Nach einem Kurzbesuch in Göteborg geht es über die Fähre Helsingborg-Helsingör nach Dänemark, wo wir noch einen knappen Tag in Kopenhagen verbringen. Nach einer (in Dänemark leider nicht offiziell erlaubten) Übernachtung am Strand südlich von Kopenhagen fahren wir nach Rödby zur Fähre in Richtung Puttgarden. Schon in Kopenhagenfällt mir ein leicht schwammiges Fahrgefühl auf, was sich auf der Strecke massiv verstärkt- am Hinterrad sind drei Speichen gebrochen! Im Schonbetrieb geht es bis zur Fähre, auf Fehmarn sind wir mit einer guten Freundin aus Hamburg verabredet. Am Strand-„Zeltplatz“ am Fehmarnsund auf der Südseite der Insel angekommen telefoniere ich zuerst alle Werkstätten in Reichweite auf Ersatzteile (Speichen) ab- allerdings sind deutschlandweit nur zwei renommierte „Speichenspezies“ auszumachen. Einer von ihnen sitzt netterweise in Hamburg, doch da komme ich mit dem Hinterrad nicht mehr hin. Also wird der Automobilclub informiert, bei dem ich zum Glück vor Antritt der Fahrt eine Premiummitgliedschaft abgeschlossen habe. Mir wird äußerst hilfsbereit Auskunft gegeben und geraten, den Schaden erst in zwei Tagen, wenn wir abreisen wollen, zu melden, da ich in dem Fall einen Heimtransport anfordern kann. So passiert es, und nach zwei letzten Tagen auf Fehmern treten wir die Rückfahrt nach Hamburg Huckepack auf dem Transporter des Automobilclubs an.

Fazit

Die Reiseländer

Norwegen und Schweden sind wirklich jederzeit eine Reise wert.

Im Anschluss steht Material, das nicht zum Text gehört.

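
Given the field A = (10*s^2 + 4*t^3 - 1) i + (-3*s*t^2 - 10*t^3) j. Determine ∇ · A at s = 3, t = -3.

-156

∂A₁/∂s = 20*s
∂A₂/∂t = -6*s*t - 30*t^2
∇·A = -6*s*t + 20*s - 30*t^2
At (3, -3): -156.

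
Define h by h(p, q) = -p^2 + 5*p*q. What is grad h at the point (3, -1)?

∂h/∂p = -2*p + 5*q
∂h/∂q = 5*p
∇h = (-2*p + 5*q, 5*p)
At (3, -1): (-11, 15).

(-11, 15)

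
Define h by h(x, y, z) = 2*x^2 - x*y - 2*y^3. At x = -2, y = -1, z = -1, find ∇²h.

∂²h/∂x² = 4
∂²h/∂y² = -12*y
∂²h/∂z² = 0
∇²h = -12*y + 4
At (-2, -1, -1): 16.

16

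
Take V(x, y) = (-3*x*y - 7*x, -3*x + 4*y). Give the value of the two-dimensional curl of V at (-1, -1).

-6

∂V₂/∂x = -3
∂V₁/∂y = -3*x
Scalar curl = 3*x - 3
At (-1, -1): -6.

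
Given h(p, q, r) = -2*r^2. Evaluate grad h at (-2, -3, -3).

∂h/∂p = 0
∂h/∂q = 0
∂h/∂r = -4*r
∇h = (0, 0, -4*r)
At (-2, -3, -3): (0, 0, 12).

(0, 0, 12)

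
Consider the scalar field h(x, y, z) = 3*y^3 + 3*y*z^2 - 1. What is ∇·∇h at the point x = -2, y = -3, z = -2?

-72

∂²h/∂x² = 0
∂²h/∂y² = 18*y
∂²h/∂z² = 6*y
∇²h = 24*y
At (-2, -3, -2): -72.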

Man sollte entspannt genug sein, um mit dem Tempolimit in Norwegen (90 km/h Autobahn, sonst max. 80 km/h) gut klar zu kommen- die Landschaft mit Bergen am Wasser und abwechslungsreichen Straßen hat aber auch bei dem Tempo großen Unterhaltungswert.

Navigation

Gerade Passstraßen als Abkürzungen der doch teilweise umständlichen Umfahrungen der Bergketten oder Fjorde sind für Motorradfahrer sehr attraktiv. Diese zu finden (und nicht bei den Versuchen auf gut Glück im Nirgendwo stecken zu bleiben) erfordert gutes Routenstudium im Voraus- zu diesem Zweck habe ich Karten von Dr. Goetze Land & Karte in Hamburg besorgt, der Laden ist wirklich nur zu empfehlen! Außerdem habe ich mir vorher die Karten für Norwegen, Schweden und Dänemark mit der App NavFree offline auf meinem Handy verfügbar gemacht. Dies hat sich auch außerordentlich bewährt, selbst die genannten Passstraßen waren zumeist im digitalen Kartenmaterial hinterlegt. Karten in Norwegen/Schweden vor Ort zu besorgen hätte ohne Ortskenntnis wohl ein kleines Vermögen gekostet.

Motorradzubehör

Zum nächsten Roadtrip werde ich definitiv einige Hilfsstoffe wie Öl und Kettenfett (!!) in größeren Mengen mitnehmen. Auch wenn das „Weiße“ in DE rund 16€ für die große Dose kostet ist es deutlich günstiger als in Schweden, wo ich mir Ersatz beschaffen musste. In Norwegen will ich die Preise gar nicht wissen. Soweit der Platz es zulässt würde ich 2l Öl und 2 Dosen Kettenfett auf einen vergleichbaren Trip mitnehmen. An Werkzeug und sonstigem Zubehör hat unterwegs nichts gefehlt, in Zukunft wird trotzdem Werkzeug zum Reifenwechsel und Flickzeug dabei sein- was war bei uns nicht an Bord, zum Glück gab´s keinen Schaden an den Reifen.

Sonstiges Equipment

Als erste Maßnahme nach dem Urlaub habe ich mir ein neues Zelt zugelegt. Mit knapp 100€ günstiger als gedacht (und deutlich günstiger als vergleichbare Top-Modelle von Globetrotter etc.). Dauerhaft im undichten Zelt geht gar nicht, ein dichtes Dach ist einfach Lebensqualität. Zudem hatten wir nur Isomatten mit dabei, seit einiger Zeit habe ich nun eine Therm-a-rest-Matratze- kleineres Packmaß, guter Komfort und gute Wärmeisolierung vom Boden machen die Matratze zum idealen Begleiter.